Ask the breeder for details of previous people who have bought pups from them. Any good breeder will be happy to supply references.
Are they upfront about the breed you’ve chosen?
The breeder should be open and honest with you about any drawbacks the breed might have in terms of things like possibly health problems and size the dog will grow to. After all, a good breeder wants to make sure you’re well prepared and equipped with all the facts before you take a pup on.
Have both the breeder and the puppy met your family?
Your immediate family – husband/wife/partner/children and anyone else who lives with you – should have the chance to meet the puppy whilst he or she is still with the breeder. The breeder should be fine with this, even if it means making several trips. There should be no pushiness or time pressure – if there is, then walk away.
Is the breeder asking you lots of questions and taking interest?
Any decent breeder will care deeply about where their puppies end up living, so should ask you lots of questions to get to know you and your situation better. Questions should be things like asking if you work, if you have a garden, do you regularly go on holiday and whether you’ve owned a dog before. Try to be honest, and don’t take it as nosiness – it’s a sign the breeder truly cares about her dogs.
Are the puppies too young?
A proper breeder won’t let you take a puppy home before they’re eight weeks old. This is because it’s important to spend these early weeks being socialised with his or her siblings, as well as having the chance to be properly weaned. A puppy who’s taken away from their mother and littermates too soon is more likely to lack canine social skills and have other health and behavioural problems.

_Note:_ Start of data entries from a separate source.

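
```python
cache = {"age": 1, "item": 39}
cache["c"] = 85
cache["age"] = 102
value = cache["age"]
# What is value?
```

Trace:
`cache = {"age": 1, "item": 39}` → cache = {'age': 1, 'item': 39}
`cache["c"] = 85` → cache = {'age': 1, 'item': 39, 'c': 85}
`cache["age"] = 102` → cache = {'age': 102, 'item': 39, 'c': 85}
`value = cache["age"]` → value = 102
So value = 102

Answer: 102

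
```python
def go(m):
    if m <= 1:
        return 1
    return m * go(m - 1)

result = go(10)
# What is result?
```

go(10) = 10 * 9 * 8 * 7 * 6 * 5 * 4 * 3 * 2 * 1 = 3628800

Answer: 3628800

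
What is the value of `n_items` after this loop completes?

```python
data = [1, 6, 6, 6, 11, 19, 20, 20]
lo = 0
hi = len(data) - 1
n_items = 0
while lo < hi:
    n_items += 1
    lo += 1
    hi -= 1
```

Iterations until pointers meet (list length 8)
`n_items` takes the values: 0 → 1 → 2 → 3 → 4

Answer: 4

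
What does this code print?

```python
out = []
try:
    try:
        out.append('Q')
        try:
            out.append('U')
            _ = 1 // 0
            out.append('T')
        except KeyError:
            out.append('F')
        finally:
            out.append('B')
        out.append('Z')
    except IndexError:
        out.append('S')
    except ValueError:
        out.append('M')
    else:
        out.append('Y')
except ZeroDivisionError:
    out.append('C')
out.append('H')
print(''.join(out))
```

Execution trace: 'Q' (try body) → 'U' (inner try body) → 'B' (inner finally) → 'C' (outer except ZeroDivisionError) → 'H' (after the try/except). Output: QUBCH

Answer: QUBCH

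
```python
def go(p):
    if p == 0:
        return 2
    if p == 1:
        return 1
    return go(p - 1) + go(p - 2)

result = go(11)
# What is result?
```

Build up from base cases: go(0)=2, go(1)=1, go(2)=3, go(3)=4, go(4)=7, go(5)=11, go(6)=18, ..., go(11)=199

Answer: 199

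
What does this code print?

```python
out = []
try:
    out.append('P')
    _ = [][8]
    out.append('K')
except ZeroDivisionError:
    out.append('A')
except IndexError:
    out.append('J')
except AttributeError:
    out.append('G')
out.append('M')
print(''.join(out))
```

Execution trace: 'P' (try body) → 'J' (except IndexError) → 'M' (after the try/except). Output: PJM

Answer: PJM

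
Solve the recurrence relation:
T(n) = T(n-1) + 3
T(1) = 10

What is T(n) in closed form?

Unrolling: T(n) = T(1) + 3·(n-1) = 10 + 3(n-1) = 3n + 7.

Answer: T(n) = 3n + 7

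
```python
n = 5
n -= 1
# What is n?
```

Trace:
`n = 5` → n = 5
`n -= 1` → n = 4
So n = 4

Answer: 4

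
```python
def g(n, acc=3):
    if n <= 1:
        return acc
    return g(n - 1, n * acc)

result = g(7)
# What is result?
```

Accumulator trace (n, acc): (7, 3) -> (6, 21) -> (5, 126) -> (4, 630) -> (3, 2520) -> (2, 7560) -> (1, 15120) -> return 15120

Answer: 15120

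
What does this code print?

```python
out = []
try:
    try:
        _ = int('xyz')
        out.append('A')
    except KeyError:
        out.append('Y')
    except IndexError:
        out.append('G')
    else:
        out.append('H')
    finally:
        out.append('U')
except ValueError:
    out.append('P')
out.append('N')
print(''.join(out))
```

Execution trace: 'U' (finally) → 'P' (outer except ValueError) → 'N' (after the try/except). Output: UPN

Answer: UPN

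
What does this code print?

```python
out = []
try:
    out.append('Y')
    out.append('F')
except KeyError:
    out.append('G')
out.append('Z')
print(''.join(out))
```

Execution trace: 'Y' (try body) → 'F' (try body, no exception) → 'Z' (after the try/except). Output: YFZ

Answer: YFZ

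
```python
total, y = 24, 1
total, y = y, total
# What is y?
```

Trace:
`total, y = 24, 1` → total = 24; y = 1
`total, y = y, total` → total = 1; y = 24
So y = 24

Answer: 24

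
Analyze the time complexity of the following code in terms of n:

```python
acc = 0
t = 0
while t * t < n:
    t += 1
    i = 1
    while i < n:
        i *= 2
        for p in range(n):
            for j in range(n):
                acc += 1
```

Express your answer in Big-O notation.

Each loop level contributes: √n × log n × n × n. Multiplying the contributions gives O(n^2√n log n).

Answer: O(n^2√n log n)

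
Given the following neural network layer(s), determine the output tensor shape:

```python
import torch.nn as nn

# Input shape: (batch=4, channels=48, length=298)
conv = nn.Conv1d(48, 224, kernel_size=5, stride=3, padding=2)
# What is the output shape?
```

Input: (4, 48, 298) -> Output: (4, 224, 100)

Answer: (4, 224, 100)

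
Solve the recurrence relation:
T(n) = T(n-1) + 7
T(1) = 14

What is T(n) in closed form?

Unrolling: T(n) = T(1) + 7·(n-1) = 14 + 7(n-1) = 7n + 7.

Answer: T(n) = 7n + 7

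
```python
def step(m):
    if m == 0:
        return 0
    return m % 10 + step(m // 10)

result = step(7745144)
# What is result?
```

Sum of digits of 7745144: 4 + 4 + 1 + 5 + 4 + 7 + 7 = 32

Answer: 32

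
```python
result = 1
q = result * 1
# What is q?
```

Trace:
`result = 1` → result = 1
`q = result * 1` → q = 1
So q = 1

Answer: 1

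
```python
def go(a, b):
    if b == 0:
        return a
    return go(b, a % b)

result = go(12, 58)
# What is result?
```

go(12, 58) -> go(58, 12) -> go(12, 10) -> go(10, 2) -> go(2, 0) -> 2

Answer: 2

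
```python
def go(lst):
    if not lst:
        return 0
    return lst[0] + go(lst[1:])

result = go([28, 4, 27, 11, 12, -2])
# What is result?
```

28 + 4 + 27 + 11 + 12 + (-2) + 0 = 80

Answer: 80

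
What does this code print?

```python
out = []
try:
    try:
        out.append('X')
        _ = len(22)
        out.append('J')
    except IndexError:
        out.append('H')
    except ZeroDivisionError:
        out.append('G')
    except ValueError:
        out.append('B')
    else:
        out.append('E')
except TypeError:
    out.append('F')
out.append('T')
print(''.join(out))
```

Execution trace: 'X' (try body) → 'F' (outer except TypeError) → 'T' (after the try/except). Output: XFT

Answer: XFT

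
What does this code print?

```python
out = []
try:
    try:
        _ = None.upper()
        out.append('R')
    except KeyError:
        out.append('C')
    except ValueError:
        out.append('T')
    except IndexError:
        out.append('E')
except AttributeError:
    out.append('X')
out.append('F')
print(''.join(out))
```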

What to look out for during your visit to a breeder
When you arrive at the breeder’s it’s easy to get carried away with all the gorgeous little furry faces, but keep your wits about you at all times and look around:
Do the dogs live inside?
Puppies who are destined to make good family pets should be raised inside the house with the family, not in a garden, yard or garage.
Is there a generally relaxed atmosphere?
Both adult dogs and puppies will probably be excited to see you and that’s great! But make sure the parent dogs are comfortable around humans, and there’s no sign of any excessively anxious behaviour.
Is the place clean?
Ok so with all those dogs and pups it’s not likely to be a show home. But the area where the dogs have spent most of their time should be sanitary, with plenty of beds, toys and fresh water. There also should be access to the outside for the adult dogs to go to the toilet, and puppy pads for the little ones.
Can the dog ever be returned?
A dog is a big commitment and you owe it to him or her to give them the best possible life you can. This means occasionally weathering some storms and not giving up at the first sign of difficulty. But life can sometimes throw a curveball, which sadly may necessitate the rehoming of your pup.
A good breeder should always take the dog back, at any stage of the pup’s life, if you’re unable to continue caring for him or her. In fact, they will insist on it. Again, a caring breeder will want to make sure the puppies she brought into the world will always be happy, healthy and cared for.